Computational structural genomics and clinical evidence suggest BCKDK gain-of-function may cause a potentially asymptomatic maple syrup urine disease phenotype

Abstract

Maple syrup urine disease (MSUD) is a disorder of branched-chain amino acid metabolism caused by a defect in the branched-chain α-ketoacid dehydrogenase (BCKD) complex (OMIM #248600). The hallmark presentation is encephalopathic crisis in neonates, but can also present with metabolic decompensation, developmental delays, and feeding difficulties. Biochemical evidence for MSUD includes elevated branched-chain amino acids (BCAA) and the pathognomonic presence of alloisoleucine. The BCKD complex contains several subunits associated with autosomal recessive MSUD, while its regulatory proteins have less well-defined disease associations. We report on two families with the same BCKDK variant (c.1115C>G (p.Thr372Arg)). Probands were detected on newborn screening and demonstrated biochemical evidence of MSUD. The variant was identified in reportedly asymptomatic parents and additional family members who had elevated BCAA and alloisoleucine, following an autosomal dominant pattern of inheritance. To better define the functional effect of the variant on the kinase, we completed molecular modeling using sequence-based (2D), structural-based (3D), and dynamic-based (4D) analyses. The BCKDK variant modeling indicated a gain-of-function which leads to impaired BCAA catabolism consistent with the biochemical evidence in this cohort. Combining the evidence gained from molecular modeling with the absence of metabolic decompensation in our patients and several adult family members, despite encountering stressors typically problematic in classic MSUD, we suggest that heterozygous gain-of-function variants in BCKDK may represent a novel biochemical phenotype of MSUD with a benign clinical course.
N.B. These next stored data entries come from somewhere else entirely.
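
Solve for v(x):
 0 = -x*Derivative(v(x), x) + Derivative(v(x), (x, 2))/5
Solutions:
 v(x) = C1 + C2*erfi(sqrt(10)*x/2)


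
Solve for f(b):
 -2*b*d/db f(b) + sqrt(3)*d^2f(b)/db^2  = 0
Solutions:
 f(b) = C1 + C2*erfi(3^(3/4)*b/3)


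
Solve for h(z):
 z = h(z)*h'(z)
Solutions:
 h(z) = -sqrt(C1 + z^2)
 h(z) = sqrt(C1 + z^2)


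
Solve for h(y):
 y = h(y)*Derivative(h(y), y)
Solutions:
 h(y) = -sqrt(C1 + y^2)
 h(y) = sqrt(C1 + y^2)


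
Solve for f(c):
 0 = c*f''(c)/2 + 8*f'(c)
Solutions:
 f(c) = C1 + C2/c^15


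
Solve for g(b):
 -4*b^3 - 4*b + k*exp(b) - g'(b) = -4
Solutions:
 g(b) = C1 - b^4 - 2*b^2 + 4*b + k*exp(b)


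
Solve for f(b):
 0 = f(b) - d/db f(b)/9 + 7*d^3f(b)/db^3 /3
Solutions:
 f(b) = C1*exp(b*(2*98^(1/3)/(sqrt(321461) + 567)^(1/3) + 28^(1/3)*(sqrt(321461) + 567)^(1/3))/84)*sin(sqrt(3)*b*(-28^(1/3)*(sqrt(321461) + 567)^(1/3) + 2*98^(1/3)/(sqrt(321461) + 567)^(1/3))/84) + C2*exp(b*(2*98^(1/3)/(sqrt(321461) + 567)^(1/3) + 28^(1/3)*(sqrt(321461) + 567)^(1/3))/84)*cos(sqrt(3)*b*(-28^(1/3)*(sqrt(321461) + 567)^(1/3) + 2*98^(1/3)/(sqrt(321461) + 567)^(1/3))/84) + C3*exp(-b*(2*98^(1/3)/(sqrt(321461) + 567)^(1/3) + 28^(1/3)*(sqrt(321461) + 567)^(1/3))/42)


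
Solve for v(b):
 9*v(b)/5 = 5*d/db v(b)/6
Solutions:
 v(b) = C1*exp(54*b/25)


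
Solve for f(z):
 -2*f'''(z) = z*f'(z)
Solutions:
 f(z) = C1 + Integral(C2*airyai(-2^(2/3)*z/2) + C3*airybi(-2^(2/3)*z/2), z)


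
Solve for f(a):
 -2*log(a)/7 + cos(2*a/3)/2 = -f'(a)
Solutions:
 f(a) = C1 + 2*a*log(a)/7 - 2*a/7 - 3*sin(2*a/3)/4


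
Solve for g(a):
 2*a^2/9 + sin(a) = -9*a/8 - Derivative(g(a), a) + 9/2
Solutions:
 g(a) = C1 - 2*a^3/27 - 9*a^2/16 + 9*a/2 + cos(a)


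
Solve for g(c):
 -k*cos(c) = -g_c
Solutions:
 g(c) = C1 + k*sin(c)


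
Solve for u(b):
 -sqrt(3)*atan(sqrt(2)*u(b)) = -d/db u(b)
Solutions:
 Integral(1/atan(sqrt(2)*_y), (_y, u(b))) = C1 + sqrt(3)*b


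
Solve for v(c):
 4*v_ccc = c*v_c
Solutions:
 v(c) = C1 + Integral(C2*airyai(2^(1/3)*c/2) + C3*airybi(2^(1/3)*c/2), c)


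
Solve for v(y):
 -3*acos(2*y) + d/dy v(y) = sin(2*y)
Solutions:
 v(y) = C1 + 3*y*acos(2*y) - 3*sqrt(1 - 4*y^2)/2 - cos(2*y)/2


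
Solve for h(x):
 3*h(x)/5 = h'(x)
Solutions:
 h(x) = C1*exp(3*x/5)


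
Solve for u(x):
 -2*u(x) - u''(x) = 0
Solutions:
 u(x) = C1*sin(sqrt(2)*x) + C2*cos(sqrt(2)*x)


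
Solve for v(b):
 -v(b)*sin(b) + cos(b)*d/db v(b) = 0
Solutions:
 v(b) = C1/cos(b)


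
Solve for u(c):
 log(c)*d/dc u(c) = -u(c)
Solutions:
 u(c) = C1*exp(-li(c))


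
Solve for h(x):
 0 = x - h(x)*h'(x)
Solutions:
 h(x) = -sqrt(C1 + x^2)
 h(x) = sqrt(C1 + x^2)


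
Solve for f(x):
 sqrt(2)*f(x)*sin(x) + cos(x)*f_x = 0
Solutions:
 f(x) = C1*cos(x)^(sqrt(2))


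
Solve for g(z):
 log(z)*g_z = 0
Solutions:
 g(z) = C1


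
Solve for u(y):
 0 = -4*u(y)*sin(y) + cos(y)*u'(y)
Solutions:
 u(y) = C1/cos(y)^4


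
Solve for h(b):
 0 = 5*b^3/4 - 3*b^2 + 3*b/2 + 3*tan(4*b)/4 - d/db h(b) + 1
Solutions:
 h(b) = C1 + 5*b^4/16 - b^3 + 3*b^2/4 + b - 3*log(cos(4*b))/16


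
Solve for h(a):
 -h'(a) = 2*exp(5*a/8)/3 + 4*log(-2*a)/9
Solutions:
 h(a) = C1 - 4*a*log(-a)/9 + 4*a*(1 - log(2))/9 - 16*exp(5*a/8)/15


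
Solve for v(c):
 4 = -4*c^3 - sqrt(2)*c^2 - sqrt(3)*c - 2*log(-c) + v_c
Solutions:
 v(c) = C1 + c^4 + sqrt(2)*c^3/3 + sqrt(3)*c^2/2 + 2*c*log(-c) + 2*c


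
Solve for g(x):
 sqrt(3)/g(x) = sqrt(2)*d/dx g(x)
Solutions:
 g(x) = -sqrt(C1 + sqrt(6)*x)
 g(x) = sqrt(C1 + sqrt(6)*x)


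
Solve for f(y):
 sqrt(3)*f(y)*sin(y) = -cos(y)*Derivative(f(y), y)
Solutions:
 f(y) = C1*cos(y)^(sqrt(3))


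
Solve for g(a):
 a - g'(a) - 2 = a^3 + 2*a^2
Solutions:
 g(a) = C1 - a^4/4 - 2*a^3/3 + a^2/2 - 2*a


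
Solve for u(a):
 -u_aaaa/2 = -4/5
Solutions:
 u(a) = C1 + C2*a + C3*a^2 + C4*a^3 + a^4/15


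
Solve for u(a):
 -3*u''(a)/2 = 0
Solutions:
 u(a) = C1 + C2*a


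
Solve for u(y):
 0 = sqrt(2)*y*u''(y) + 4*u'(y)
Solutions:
 u(y) = C1 + C2*y^(1 - 2*sqrt(2))


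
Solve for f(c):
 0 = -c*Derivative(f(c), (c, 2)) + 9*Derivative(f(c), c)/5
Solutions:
 f(c) = C1 + C2*c^(14/5)


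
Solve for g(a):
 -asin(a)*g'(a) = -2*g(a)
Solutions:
 g(a) = C1*exp(2*Integral(1/asin(a), a))


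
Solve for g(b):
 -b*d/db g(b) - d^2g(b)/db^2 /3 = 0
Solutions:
 g(b) = C1 + C2*erf(sqrt(6)*b/2)


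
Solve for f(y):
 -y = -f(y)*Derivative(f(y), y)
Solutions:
 f(y) = -sqrt(C1 + y^2)
 f(y) = sqrt(C1 + y^2)


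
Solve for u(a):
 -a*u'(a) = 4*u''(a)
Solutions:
 u(a) = C1 + C2*erf(sqrt(2)*a/4)


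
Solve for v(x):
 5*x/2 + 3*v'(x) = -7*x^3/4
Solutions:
 v(x) = C1 - 7*x^4/48 - 5*x^2/12


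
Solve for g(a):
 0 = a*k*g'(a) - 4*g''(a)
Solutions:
 g(a) = Piecewise((-sqrt(2)*sqrt(pi)*C1*erf(sqrt(2)*a*sqrt(-k)/4)/sqrt(-k) - C2, (k > 0) | (k < 0)), (-C1*a - C2, True))


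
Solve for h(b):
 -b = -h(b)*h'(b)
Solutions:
 h(b) = -sqrt(C1 + b^2)
 h(b) = sqrt(C1 + b^2)


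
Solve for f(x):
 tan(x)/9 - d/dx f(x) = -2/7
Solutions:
 f(x) = C1 + 2*x/7 - log(cos(x))/9


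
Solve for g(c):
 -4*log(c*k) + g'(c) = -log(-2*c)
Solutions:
 g(c) = C1 + c*(4*log(-k) - 3 - log(2)) + 3*c*log(-c)


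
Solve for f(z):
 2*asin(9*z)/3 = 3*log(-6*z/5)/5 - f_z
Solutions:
 f(z) = C1 + 3*z*log(-z)/5 - 2*z*asin(9*z)/3 - 3*z*log(5)/5 - 3*z/5 + 3*z*log(6)/5 - 2*sqrt(1 - 81*z^2)/27


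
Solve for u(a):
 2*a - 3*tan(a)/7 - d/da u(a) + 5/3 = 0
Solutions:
 u(a) = C1 + a^2 + 5*a/3 + 3*log(cos(a))/7


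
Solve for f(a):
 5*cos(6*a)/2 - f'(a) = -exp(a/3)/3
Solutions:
 f(a) = C1 + exp(a/3) + 5*sin(6*a)/12


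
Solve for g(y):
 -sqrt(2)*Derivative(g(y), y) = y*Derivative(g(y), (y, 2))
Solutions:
 g(y) = C1 + C2*y^(1 - sqrt(2))


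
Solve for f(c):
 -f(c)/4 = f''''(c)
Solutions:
 f(c) = (C1*sin(c/2) + C2*cos(c/2))*exp(-c/2) + (C3*sin(c/2) + C4*cos(c/2))*exp(c/2)


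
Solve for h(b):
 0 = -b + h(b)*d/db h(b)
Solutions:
 h(b) = -sqrt(C1 + b^2)
 h(b) = sqrt(C1 + b^2)


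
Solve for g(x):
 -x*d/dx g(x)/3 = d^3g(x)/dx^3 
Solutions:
 g(x) = C1 + Integral(C2*airyai(-3^(2/3)*x/3) + C3*airybi(-3^(2/3)*x/3), x)


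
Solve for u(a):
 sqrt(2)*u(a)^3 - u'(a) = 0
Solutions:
 u(a) = -sqrt(2)*sqrt(-1/(C1 + sqrt(2)*a))/2
 u(a) = sqrt(2)*sqrt(-1/(C1 + sqrt(2)*a))/2


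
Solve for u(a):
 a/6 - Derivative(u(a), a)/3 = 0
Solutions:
 u(a) = C1 + a^2/4


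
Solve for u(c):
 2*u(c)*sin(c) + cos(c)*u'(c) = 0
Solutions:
 u(c) = C1*cos(c)^2


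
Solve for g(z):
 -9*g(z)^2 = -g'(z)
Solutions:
 g(z) = -1/(C1 + 9*z)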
Keywords: 3D‐genomics; branched‐chain ketoacid dehydrogenase kinase (BCKDK); gain‐of‐function; maple syrup urine disease (MSUD); molecular dynamics simulation; newborn screening.

FIGURE 1

Pedigree of (A) Patient #1 and (B) Patient #2. Plus (+) denotes individuals who carry the BCKDK c.1115C>G (p.Thr372Arg) variant. Shaded icons denote individuals with elevated branched‐chain amino acids. *Amino acid analysis was not completed for Patient #1's 22y maternal half‐sister.

FIGURE 2

Molecular impact of the p.Thr372Arg variant. (A) Domain structure and the locations of the p.Thr372Arg variant and the control variants in the sequence. (B) Sequence conservation within the region of interest among mammals. The Thr372 residue is indicated by a blue arrow. The sequence alignment of the full‐length protein is shown in Figure S1. (C) A dimeric molecular structure of the BCKDK kinase domain in complex with ATP and the metal ions for impact assessment. The kinase domain is further divided into the active site‐containing K‐domain and the regulatory B‐domain. The key functional sites are also indicated. The close‐up insets show the structural comparison of the wild type and the p.Thr372Arg variant at the end of molecular dynamics simulations. New bond formations help the positioning of the ATP cofactor for a more effective “in‐line” transfer of the phosphoryl group to the substrate. The neighboring hydrophobic residues at the B‐K domain interface are shown as a ball‐and‐stick model. (D) Superposition of the wild type and the p.Thr372Arg variant structures highlighting the outward helical movement of the a4‐a5 central helices by the variant. Loosening up the B‐K domain interface allows optimal substrate binding and presentation for catalysis. (E) Comparison of the alterations in ATP and B‐K domain interaction energies for the p.Thr372Arg case variant and the loss‐of‐function control variants compared to the wild type. The p.Arg174Gly BCKDK deficiency autism variant and p.Try331Ala lab control variant are proven to be loss‐function variants (references indicated) while the p.Arg177Trp BCKDK deficiency autism variant is currently annotated as a variant of uncertain significance (VUS) yet predicted to be a loss‐of‐function variant by our analysis. The B‐K domain interaction energy column is indicated by an arrow. The negative free energies indicate stronger interactions.